Rep. Devin Nunes (R-CA), due to his status as a Republican leader and ally of former President Donald Trump, has repeatedly been attacked by numerous mainstream media outlets, such as The Washington Post, at times in false and seemingly defamatory ways.

In response, Nunes filed a defamation lawsuit against The Washington Post over false statements published in an article, and a federal judge just allowed that suit to proceed by rejecting a motion to dismiss from the left-leaning media outlet, Breitbart reported.

The decision means the legal challenge can now move to the discovery phase, during which the high-ranking GOP congressman can gain access to the Post’s internal documents and emails, and even depose certain employees, in relation to the inaccurate statements the newspaper allegedly made about him.

The lies and the lawsuit

Central to the defamation lawsuit is a Washington Post article from November 2020 by reporter Ellen Nakashima about a former Nunes aide — Michael Ellis — who gained employment in Trump’s White House. The article made at least two clearly false statements about Nunes himself that resulted in the lawsuit and were later corrected, albeit not in a manner deemed satisfactory to the congressman.

The first of those challenged claims was one that attributed to Nunes the “baseless” belief — initially expressed in a tweet by Trump — that the Obama administration had spied on Trump Tower. The second claim involves an alleged covert “midnight run” to the White House to surreptitiously view intelligence documents in support of the espionage claim.

Except, Nunes asserts that not only are both of those claims false but that both Nakashima and the Post were well aware of the inaccuracies and decided to proceed with publishing them regardless.
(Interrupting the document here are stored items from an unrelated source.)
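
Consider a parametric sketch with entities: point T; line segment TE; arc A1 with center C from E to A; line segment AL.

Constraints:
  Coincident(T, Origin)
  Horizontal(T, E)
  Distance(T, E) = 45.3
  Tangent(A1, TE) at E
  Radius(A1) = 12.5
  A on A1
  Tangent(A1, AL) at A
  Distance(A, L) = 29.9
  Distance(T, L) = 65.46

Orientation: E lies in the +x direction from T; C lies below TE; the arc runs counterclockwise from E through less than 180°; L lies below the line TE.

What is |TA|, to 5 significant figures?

38.688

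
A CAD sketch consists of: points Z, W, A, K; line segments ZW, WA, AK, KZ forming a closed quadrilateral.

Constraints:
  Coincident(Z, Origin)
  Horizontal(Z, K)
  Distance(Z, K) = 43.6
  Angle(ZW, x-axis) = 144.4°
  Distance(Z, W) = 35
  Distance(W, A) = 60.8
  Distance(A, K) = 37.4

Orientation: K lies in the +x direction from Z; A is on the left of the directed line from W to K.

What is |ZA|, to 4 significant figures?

46.49

Checks: ZW at 144.4° ✓; |WA| = 60.80 ✓; |AK| = 37.40 ✓.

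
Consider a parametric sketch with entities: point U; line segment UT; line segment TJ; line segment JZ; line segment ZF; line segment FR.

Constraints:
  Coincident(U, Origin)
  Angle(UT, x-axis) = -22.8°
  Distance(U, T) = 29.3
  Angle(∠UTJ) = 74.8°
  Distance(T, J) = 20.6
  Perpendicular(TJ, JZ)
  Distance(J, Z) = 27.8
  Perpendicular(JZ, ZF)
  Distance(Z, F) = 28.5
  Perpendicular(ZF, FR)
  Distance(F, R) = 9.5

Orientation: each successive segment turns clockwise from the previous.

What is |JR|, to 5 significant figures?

33.869

U is at the origin; UT runs at -22.8° with length 29.3, so T = (27.011, -11.354). ∠UTJ = 74.8° gives TJ at -128.00° from the x-axis; with |TJ| = 20.6, J = (14.328, -27.587). The perpendicularity gives JZ at right angles to TJ, so JZ runs at 142.00°; with |JZ| = 27.8, Z = (-7.5787, -10.472). JZ is perpendicular to ZF, so ZF runs at 52.000°; with |ZF| = 28.5, F = (9.9676, 11.986). ZF is perpendicular to FR, so FR runs at -38.000°; with |FR| = 9.5, R = (17.454, 6.1377). Then |JR| = |R − J| = 33.869.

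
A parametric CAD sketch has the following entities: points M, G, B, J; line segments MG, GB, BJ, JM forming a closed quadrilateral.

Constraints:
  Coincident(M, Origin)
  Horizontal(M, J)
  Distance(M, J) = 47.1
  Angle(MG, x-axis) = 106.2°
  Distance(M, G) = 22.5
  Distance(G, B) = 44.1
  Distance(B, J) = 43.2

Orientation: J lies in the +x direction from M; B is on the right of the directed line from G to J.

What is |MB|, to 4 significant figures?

21.70

M is at the origin; MJ is horizontal with |MJ| = 47.1 and J in +x, so J = (47.1, 0). MG runs at 106.2° with |MG| = 22.5, so G = (-6.277, 21.61). B is determined by |GB| = 44.1 and |BJ| = 43.2 together: it lies at the intersection of circle(G, 44.1) and circle(J, 43.2). With |GJ| = 57.58, the foot of the radical line on GJ is 29.47 from G and the perpendicular offset is √(44.1² − 29.47²) = 32.80. Taking the right-of-GJ solution: B = (8.735, -19.86).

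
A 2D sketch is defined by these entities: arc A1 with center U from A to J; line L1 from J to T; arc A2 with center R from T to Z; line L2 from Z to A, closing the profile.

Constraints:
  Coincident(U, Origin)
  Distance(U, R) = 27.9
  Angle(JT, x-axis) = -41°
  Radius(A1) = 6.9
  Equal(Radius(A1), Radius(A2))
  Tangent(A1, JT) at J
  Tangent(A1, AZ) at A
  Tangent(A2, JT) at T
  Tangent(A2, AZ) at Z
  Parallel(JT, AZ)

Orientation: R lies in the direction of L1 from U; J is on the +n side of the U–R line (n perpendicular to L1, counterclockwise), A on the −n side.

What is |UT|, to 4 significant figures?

28.74

The slot axis is L1's direction at -41.0°, so u = (cos -41.0°, sin -41.0°) = (0.7547, -0.6561) and n = (−sin -41.0°, cos -41.0°) = (0.6561, 0.7547). U is at the origin and R lies 27.9 along u from U, so R = 27.9·u = (21.06, -18.30). Tangency of A1 to both parallel lines with radius 6.9 puts J and A at U ± 6.9·n: J = (4.527, 5.207), A = (-4.527, -5.207). Equal radii place T and Z the same way about R: T = R + 6.9·n = (25.58, -13.10), Z = R − 6.9·n = (16.53, -23.51). Then |UT| = |T − U| = 28.74.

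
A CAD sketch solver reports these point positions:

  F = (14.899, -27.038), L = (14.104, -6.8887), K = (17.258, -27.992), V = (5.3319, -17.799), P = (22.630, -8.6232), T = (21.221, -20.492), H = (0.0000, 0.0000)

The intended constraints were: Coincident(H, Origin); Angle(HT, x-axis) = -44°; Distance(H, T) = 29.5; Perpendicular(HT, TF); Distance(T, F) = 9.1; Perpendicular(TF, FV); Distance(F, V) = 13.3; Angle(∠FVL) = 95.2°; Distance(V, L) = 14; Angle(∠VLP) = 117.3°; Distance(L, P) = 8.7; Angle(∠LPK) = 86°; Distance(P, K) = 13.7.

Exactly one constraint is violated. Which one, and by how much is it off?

Distance(P, K) = 13.7 — off by 6.40.

H = (0.00, 0.00) ✓; HT at -44.00° ✓; |HT| = 29.50 ✓; ∠(HT, TF) = 90.00° ✓; |TF| = 9.100 ✓; ∠(TF, FV) = 90.00° ✓; |FV| = 13.30 ✓; ∠FVL = 95.20° ✓; |VL| = 14.00 ✓; ∠VLP = 117.3° ✓; |LP| = 8.701 ✓; ∠LPK = 86.00° ✓; |PK| = 20.10 ✗.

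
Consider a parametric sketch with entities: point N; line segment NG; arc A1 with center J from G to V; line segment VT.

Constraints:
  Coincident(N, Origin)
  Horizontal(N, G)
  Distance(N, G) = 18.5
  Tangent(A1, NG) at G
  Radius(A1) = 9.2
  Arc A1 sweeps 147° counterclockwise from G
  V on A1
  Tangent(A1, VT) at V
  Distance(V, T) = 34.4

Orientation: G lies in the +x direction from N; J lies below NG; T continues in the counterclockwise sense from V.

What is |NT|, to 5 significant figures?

55.350

N is at the origin; NG is horizontal with |NG| = 18.5 and G on the +x side, so G = (18.500, 0.0000). The tangent condition forces JG to be normal to NG, so J = G + (0, -9.2) = (18.500, -9.2000). On A1, G sits at bearing 90° from J; a 147° counterclockwise sweep puts V at bearing 237°, so V = J + 9.2·(cos 237°, sin 237°) = (13.489, -16.916). Tangency of A1 to VT means the radius JV is perpendicular to VT, so VT runs along (−sin 237°, cos 237°); with |VT| = 34.4, T = (42.340, -35.651). Then |NT| = |T − N| = 55.350.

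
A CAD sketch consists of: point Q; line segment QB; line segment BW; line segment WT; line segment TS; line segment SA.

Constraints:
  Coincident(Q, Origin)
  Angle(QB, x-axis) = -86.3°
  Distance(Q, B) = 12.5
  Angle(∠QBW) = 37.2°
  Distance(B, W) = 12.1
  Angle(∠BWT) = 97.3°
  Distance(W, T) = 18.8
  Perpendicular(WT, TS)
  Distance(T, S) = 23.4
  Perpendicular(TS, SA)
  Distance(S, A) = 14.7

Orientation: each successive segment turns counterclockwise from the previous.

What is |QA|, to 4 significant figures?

20.55

Q is at the origin; QB runs at -86.3° with length 12.5, so B = (0.8067, -12.47). ∠QBW = 37.2° gives BW at 56.50° from the x-axis; with |BW| = 12.1, W = (7.485, -2.384). ∠BWT = 97.3° gives WT at 139.2° from the x-axis; with |WT| = 18.8, T = (-6.746, 9.900). The perpendicularity gives TS at right angles to WT, so TS runs at -130.8°; with |TS| = 23.4, S = (-22.04, -7.813). TS is perpendicular to SA, so SA runs at -40.80°; with |SA| = 14.7, A = (-10.91, -17.42). Then |QA| = |A − Q| = 20.55.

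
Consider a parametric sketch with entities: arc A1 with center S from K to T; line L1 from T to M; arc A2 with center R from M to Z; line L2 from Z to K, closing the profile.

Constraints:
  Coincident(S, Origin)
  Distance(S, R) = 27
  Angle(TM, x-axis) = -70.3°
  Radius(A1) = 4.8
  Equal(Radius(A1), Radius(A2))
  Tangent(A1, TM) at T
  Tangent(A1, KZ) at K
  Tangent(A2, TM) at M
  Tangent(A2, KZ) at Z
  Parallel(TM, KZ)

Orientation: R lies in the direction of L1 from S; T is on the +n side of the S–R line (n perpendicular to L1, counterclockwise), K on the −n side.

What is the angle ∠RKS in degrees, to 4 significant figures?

79.92°

The slot axis is L1's direction at -70.3°, so u = (cos -70.3°, sin -70.3°) = (0.3371, -0.9415) and n = (−sin -70.3°, cos -70.3°) = (0.9415, 0.3371). S is at the origin and R lies 27.0 along u from S, so R = 27.0·u = (9.102, -25.42). Tangency of A1 to both parallel lines with radius 4.8 puts T and K at S ± 4.8·n: T = (4.519, 1.618), K = (-4.519, -1.618). Then cos ∠RKS = KR·KS / (|KR||KS|), giving 79.92°.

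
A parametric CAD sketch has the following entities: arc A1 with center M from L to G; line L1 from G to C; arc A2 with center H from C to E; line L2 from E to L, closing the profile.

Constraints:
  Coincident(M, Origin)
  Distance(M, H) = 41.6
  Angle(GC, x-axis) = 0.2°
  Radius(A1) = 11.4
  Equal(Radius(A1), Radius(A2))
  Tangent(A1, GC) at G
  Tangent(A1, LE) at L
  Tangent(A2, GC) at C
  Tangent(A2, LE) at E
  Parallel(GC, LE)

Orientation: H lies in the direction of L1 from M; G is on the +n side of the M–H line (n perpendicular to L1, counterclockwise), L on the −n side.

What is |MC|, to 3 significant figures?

43.1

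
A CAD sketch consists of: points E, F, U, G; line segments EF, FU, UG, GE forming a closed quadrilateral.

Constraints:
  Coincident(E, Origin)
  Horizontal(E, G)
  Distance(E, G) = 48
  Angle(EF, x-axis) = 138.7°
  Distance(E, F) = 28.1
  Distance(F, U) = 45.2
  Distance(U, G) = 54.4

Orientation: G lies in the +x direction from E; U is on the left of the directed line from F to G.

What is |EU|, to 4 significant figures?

46.98

Checks: |FU| = 45.20 ✓; |UG| = 54.40 ✓.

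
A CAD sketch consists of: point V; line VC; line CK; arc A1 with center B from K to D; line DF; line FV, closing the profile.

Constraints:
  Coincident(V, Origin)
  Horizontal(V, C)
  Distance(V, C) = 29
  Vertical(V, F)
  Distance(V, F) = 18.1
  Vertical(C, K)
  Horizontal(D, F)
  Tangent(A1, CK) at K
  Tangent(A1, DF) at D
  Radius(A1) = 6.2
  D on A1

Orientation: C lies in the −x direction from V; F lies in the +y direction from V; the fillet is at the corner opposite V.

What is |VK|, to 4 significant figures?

31.35

The virtual corner opposite V is at (-29.00, 18.10). A1 meets CK tangentially, so BK is at right angles to CK and A1 meets DF tangentially, so BD is at right angles to DF, with radius 6.2, so the center B sits 6.2 in from both sides at B = (-22.80, 11.90). That places the tangent points at K = (-29.00, 11.90) on CK and D = (-22.80, 18.10) on DF. Then |VK| = |K − V| = 31.35.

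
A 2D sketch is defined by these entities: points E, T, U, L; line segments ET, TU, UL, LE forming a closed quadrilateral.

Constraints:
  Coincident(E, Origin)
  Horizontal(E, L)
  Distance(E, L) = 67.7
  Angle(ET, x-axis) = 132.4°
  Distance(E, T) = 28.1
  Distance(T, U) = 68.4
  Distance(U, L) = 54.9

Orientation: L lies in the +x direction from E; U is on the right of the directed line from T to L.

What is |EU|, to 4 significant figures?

40.41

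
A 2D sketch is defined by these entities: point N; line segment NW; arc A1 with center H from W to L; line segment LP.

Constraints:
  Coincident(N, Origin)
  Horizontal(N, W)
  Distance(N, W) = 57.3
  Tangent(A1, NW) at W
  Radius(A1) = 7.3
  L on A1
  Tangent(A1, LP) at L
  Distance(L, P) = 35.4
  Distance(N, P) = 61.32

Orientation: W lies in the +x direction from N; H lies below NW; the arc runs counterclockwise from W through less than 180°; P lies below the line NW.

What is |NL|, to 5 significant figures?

50.464

Checks: |HL| = 7.300 ✓; ∠(HL, LP) = 90.00° ✓; |LP| = 35.40 ✓; |NP| = 61.32 ✓.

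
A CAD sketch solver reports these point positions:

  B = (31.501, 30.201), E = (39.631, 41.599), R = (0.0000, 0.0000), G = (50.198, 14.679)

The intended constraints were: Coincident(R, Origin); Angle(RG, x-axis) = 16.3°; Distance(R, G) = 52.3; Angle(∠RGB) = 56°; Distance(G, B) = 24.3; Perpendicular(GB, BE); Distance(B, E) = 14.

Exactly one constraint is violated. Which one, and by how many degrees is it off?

Perpendicular(GB, BE) — off by 4.20°.

R = (0.00, 0.00) ✓; RG at 16.30° ✓; |RG| = 52.30 ✓; ∠RGB = 56.00° ✓; |GB| = 24.30 ✓; ∠(GB, BE) = 85.80° ✗; |BE| = 14.00 ✓.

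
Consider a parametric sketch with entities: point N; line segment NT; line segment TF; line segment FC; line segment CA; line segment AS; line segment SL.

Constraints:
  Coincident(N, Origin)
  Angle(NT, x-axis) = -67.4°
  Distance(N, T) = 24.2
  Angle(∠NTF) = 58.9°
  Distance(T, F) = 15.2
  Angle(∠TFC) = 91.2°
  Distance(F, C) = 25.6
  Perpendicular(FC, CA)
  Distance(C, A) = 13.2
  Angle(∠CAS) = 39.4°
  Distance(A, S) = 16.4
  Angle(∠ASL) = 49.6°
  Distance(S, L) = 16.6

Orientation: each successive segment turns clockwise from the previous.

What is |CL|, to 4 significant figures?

6.242

N is at the origin; NT runs at -67.4° with length 24.2, so T = (9.300, -22.34). ∠NTF = 58.9° gives TF at 171.5° from the x-axis; with |TF| = 15.2, F = (-5.733, -20.09). ∠TFC = 91.2° gives FC at 82.70° from the x-axis; with |FC| = 25.6, C = (-2.480, 5.298). FC is perpendicular to CA, so CA runs at -7.300°; with |CA| = 13.2, A = (10.61, 3.620). ∠CAS = 39.4° gives AS at -147.9° from the x-axis; with |AS| = 16.4, S = (-3.280, -5.095). ∠ASL = 49.6° gives SL at 81.70° from the x-axis; with |SL| = 16.6, L = (-0.8837, 11.33). Then |CL| = |L − C| = 6.242.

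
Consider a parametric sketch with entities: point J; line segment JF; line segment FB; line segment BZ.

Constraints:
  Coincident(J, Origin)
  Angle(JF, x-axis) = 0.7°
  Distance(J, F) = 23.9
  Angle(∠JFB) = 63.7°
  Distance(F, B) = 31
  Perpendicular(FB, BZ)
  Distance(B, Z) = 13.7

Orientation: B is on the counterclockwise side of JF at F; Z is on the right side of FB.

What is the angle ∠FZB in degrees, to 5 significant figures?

66.158°

J is at the origin; JF runs at 0.7° with length 23.9, so F = 23.9·(cos 0.7°, sin 0.7°) = (23.898, 0.29199). ∠JFB = 63.7°, so FB runs at 0.7° + (180° − 63.7°) = 117.00° from the x-axis; with |FB| = 31.0, B = F + 31.0·(cos 117.00°, sin 117.00°) = (9.8245, 27.913). FB ⟂ BZ; with |BZ| = 13.7 on the right of FB, Z = B + 13.7·(0.89101, 0.45399) = (22.031, 34.133). Then cos ∠FZB = ZF·ZB / (|ZF||ZB|), giving 66.158°.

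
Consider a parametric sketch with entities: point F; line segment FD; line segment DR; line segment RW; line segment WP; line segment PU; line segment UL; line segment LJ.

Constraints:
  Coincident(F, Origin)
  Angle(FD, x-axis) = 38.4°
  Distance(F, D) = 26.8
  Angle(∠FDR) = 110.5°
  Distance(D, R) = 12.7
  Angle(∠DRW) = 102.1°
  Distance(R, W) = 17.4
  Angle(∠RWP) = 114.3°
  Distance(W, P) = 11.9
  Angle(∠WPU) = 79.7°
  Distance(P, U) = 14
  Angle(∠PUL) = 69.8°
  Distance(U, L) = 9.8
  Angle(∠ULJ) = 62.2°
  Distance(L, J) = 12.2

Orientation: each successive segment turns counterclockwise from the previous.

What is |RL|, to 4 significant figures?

10.75

F is at the origin; FD runs at 38.4° with length 26.8, so D = (21.00, 16.65). ∠FDR = 110.5° gives DR at 107.9° from the x-axis; with |DR| = 12.7, R = (17.10, 28.73). ∠DRW = 102.1° gives RW at -174.2° from the x-axis; with |RW| = 17.4, W = (-0.2114, 26.97). ∠RWP = 114.3° gives WP at -108.5° from the x-axis; with |WP| = 11.9, P = (-3.987, 15.69). ∠WPU = 79.7° gives PU at -8.200° from the x-axis; with |PU| = 14.0, U = (9.870, 13.69). ∠PUL = 69.8° gives UL at 102.0° from the x-axis; with |UL| = 9.8, L = (7.832, 23.28). Then |RL| = |L − R| = 10.75.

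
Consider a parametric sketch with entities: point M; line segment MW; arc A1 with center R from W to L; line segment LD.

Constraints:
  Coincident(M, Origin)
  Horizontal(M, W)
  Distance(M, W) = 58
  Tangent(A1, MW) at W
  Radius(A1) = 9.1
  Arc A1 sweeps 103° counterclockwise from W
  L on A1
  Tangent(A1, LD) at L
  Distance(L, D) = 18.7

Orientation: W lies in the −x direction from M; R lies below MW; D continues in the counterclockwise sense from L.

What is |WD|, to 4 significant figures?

29.74

On A1, W sits at bearing 90° from R; a 103° counterclockwise sweep puts L at bearing 193°, so L = R + 9.1·(cos 193°, sin 193°) = (-66.87, -11.15). The tangent condition forces RL to be normal to LD, so LD runs along (−sin 193°, cos 193°); with |LD| = 18.7, D = (-62.66, -29.37). Then |WD| = |D − W| = 29.74.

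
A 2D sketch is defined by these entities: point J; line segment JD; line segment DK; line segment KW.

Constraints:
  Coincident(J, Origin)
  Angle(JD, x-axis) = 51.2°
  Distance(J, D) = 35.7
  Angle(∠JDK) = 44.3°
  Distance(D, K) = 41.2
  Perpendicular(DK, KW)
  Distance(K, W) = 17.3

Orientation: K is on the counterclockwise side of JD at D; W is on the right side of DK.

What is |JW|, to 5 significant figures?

45.040

∠JDK = 44.3°, so DK runs at 51.2° + (180° − 44.3°) = 186.90° from the x-axis; with |DK| = 41.2, K = D + 41.2·(cos 186.90°, sin 186.90°) = (-18.532, 22.873). DK ⟂ KW; with |KW| = 17.3 on the right of DK, W = K + 17.3·(-0.12014, 0.99276) = (-20.610, 40.047). Then |JW| = |W − J| = 45.040.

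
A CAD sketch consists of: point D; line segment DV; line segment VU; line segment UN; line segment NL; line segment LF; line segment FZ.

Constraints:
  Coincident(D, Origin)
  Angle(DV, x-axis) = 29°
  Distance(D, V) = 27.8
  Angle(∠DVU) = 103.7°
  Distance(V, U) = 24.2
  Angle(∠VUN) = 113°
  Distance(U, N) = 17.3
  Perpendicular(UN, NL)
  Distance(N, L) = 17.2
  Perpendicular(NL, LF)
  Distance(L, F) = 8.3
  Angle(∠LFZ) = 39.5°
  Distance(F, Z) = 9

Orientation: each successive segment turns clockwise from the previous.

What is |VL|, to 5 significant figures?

27.233

∠VUN = 113.0° gives UN at -114.30° from the x-axis; with |UN| = 17.3, N = (33.607, -20.075). The perpendicularity gives NL at right angles to UN, so NL runs at 155.70°; with |NL| = 17.2, L = (17.931, -12.996). Then |VL| = |L − V| = 27.233.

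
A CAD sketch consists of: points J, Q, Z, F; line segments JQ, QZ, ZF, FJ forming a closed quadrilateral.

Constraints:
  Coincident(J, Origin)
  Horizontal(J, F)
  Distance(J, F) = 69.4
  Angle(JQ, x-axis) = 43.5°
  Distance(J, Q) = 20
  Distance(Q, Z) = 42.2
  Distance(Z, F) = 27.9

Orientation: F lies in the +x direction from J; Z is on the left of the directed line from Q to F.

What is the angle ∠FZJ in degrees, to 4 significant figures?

96.55°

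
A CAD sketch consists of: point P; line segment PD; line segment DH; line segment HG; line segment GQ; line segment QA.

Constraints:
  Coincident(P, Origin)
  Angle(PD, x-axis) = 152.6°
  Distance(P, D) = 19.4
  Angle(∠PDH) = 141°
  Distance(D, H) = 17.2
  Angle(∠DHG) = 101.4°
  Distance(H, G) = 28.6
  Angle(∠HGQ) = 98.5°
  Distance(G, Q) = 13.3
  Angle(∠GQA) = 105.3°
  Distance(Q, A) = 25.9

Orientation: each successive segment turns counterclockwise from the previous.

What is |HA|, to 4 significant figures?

24.58

P is at the origin; PD runs at 152.6° with length 19.4, so D = (-17.22, 8.928). ∠PDH = 141.0° gives DH at -168.4° from the x-axis; with |DH| = 17.2, H = (-34.07, 5.469). ∠DHG = 101.4° gives HG at -89.80° from the x-axis; with |HG| = 28.6, G = (-33.97, -23.13). ∠HGQ = 98.5° gives GQ at -8.300° from the x-axis; with |GQ| = 13.3, Q = (-20.81, -25.05). ∠GQA = 105.3° gives QA at 66.40° from the x-axis; with |QA| = 25.9, A = (-10.44, -1.317). Then |HA| = |A − H| = 24.58.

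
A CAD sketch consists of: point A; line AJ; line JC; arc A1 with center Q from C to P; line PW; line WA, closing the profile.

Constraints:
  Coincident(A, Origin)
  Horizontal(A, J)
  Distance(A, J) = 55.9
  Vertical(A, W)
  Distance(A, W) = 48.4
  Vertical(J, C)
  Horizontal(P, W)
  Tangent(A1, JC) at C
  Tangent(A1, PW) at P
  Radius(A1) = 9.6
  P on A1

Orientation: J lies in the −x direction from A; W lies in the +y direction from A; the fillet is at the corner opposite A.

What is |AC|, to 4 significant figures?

68.05

A is at the origin; A and J share the same y with |AJ| = 55.9 and J on the −x side, so J = (-55.90, 0.000). A and W share the same x with |AW| = 48.4 and W on the +y side, so W = (0.000, 48.40). The virtual corner opposite A is at (-55.90, 48.40). Tangency of A1 to JC means the radius QC is perpendicular to JC and the tangent condition forces QP to be normal to PW, with radius 9.6, so the center Q sits 9.6 in from both sides at Q = (-46.30, 38.80). That places the tangent points at C = (-55.90, 38.80) on JC and P = (-46.30, 48.40) on PW. Then |AC| = |C − A| = 68.05.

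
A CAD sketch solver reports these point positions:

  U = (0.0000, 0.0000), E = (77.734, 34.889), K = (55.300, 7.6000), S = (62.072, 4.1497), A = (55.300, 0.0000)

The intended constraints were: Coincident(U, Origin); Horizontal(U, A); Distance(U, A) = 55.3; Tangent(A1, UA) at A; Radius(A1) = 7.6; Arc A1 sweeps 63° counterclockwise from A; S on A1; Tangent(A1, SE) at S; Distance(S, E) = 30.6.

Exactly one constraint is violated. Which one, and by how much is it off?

Distance(S, E) = 30.6 — off by 3.90.

U = (0.00, 0.00) ✓; U.y = 0.00, A.y = 0.00 ✓; |UA| = 55.30 ✓; ∠(KA, AU) = 90.00° ✓; |KA| = 7.600 ✓; bearing(K→S) − bearing(K→A) = 63.00° ✓; |KS| = 7.600 ✓; ∠(KS, SE) = 90.00° ✓; |SE| = 34.50 ✗.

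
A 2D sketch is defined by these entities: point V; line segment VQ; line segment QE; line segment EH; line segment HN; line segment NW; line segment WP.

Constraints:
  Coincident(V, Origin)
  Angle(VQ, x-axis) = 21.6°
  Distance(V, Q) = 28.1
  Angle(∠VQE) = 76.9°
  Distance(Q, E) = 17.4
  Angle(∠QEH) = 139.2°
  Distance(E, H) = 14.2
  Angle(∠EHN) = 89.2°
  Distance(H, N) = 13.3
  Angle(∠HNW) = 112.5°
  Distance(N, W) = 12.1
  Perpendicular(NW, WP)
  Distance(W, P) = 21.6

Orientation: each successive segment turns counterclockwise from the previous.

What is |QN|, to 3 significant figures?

27.3

∠QEH = 139.2° gives EH at 166° from the x-axis; with |EH| = 14.2, H = (2.47, 28.2). ∠EHN = 89.2° gives HN at -104° from the x-axis; with |HN| = 13.3, N = (-0.676, 15.3). Then |QN| = |N − Q| = 27.3.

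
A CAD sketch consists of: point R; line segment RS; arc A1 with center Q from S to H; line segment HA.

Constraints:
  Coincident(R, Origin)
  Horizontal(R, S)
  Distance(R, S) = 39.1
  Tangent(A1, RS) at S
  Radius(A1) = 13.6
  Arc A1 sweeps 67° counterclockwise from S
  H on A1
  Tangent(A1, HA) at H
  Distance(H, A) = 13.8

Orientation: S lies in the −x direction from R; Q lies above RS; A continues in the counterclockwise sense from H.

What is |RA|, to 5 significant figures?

29.825

R is at the origin; RS is horizontal with |RS| = 39.1 and S on the −x side, so S = (-39.100, 0.0000). The tangent condition forces QS to be normal to RS, so Q = S + (0, 13.6) = (-39.100, 13.600). On A1, S sits at bearing -90° from Q; a 67° counterclockwise sweep puts H at bearing -23°, so H = Q + 13.6·(cos -23°, sin -23°) = (-26.581, 8.2861). The tangent condition forces QH to be normal to HA, so HA runs along (−sin -23°, cos -23°); with |HA| = 13.8, A = (-21.189, 20.989). Then |RA| = |A − R| = 29.825.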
As such, Nunes filed a defamation lawsuit against the Post claiming that the outlet and reporter had acted with “actual malice” against him and a “reckless disregard for the truth” in a purposeful effort to damage his reputation and political career.

His complaint went on to provide examples proving that he had never expressed a belief that the Obama administration had spied on Trump Tower — in fact, he had repeatedly stated the opposite — as well as that his visit to the White House to review intelligence documents had occurred during the day with nothing surreptitious about it at all.

Judge’s ruling

D.C. District Judge Carl Nichols, a Trump appointee, in an 18-page opinion issued Wednesday, rejected the motion to dismiss that the Post had filed in opposition to the Nunes lawsuit.

The judge seemed to agree with Nunes that the statements made in the article were “materially false” but was less certain if that falsity rose to the level of “actual malice” that Nunes, as a public figure, was required to prove.

That said, and pointing to the paper’s own prior reporting on the subject that was inconsistent with the claims in question, Nichols concluded that “the Post published its article with at least reckless disregard of the truth that it had previously reported.”

As noted, the suit will now proceed to the next phase toward the ultimate goal sought by Nunes — compensatory and punitive damages, plus interest, as well as an injunction barring the Post from ever repeating the false claims about the congressman again.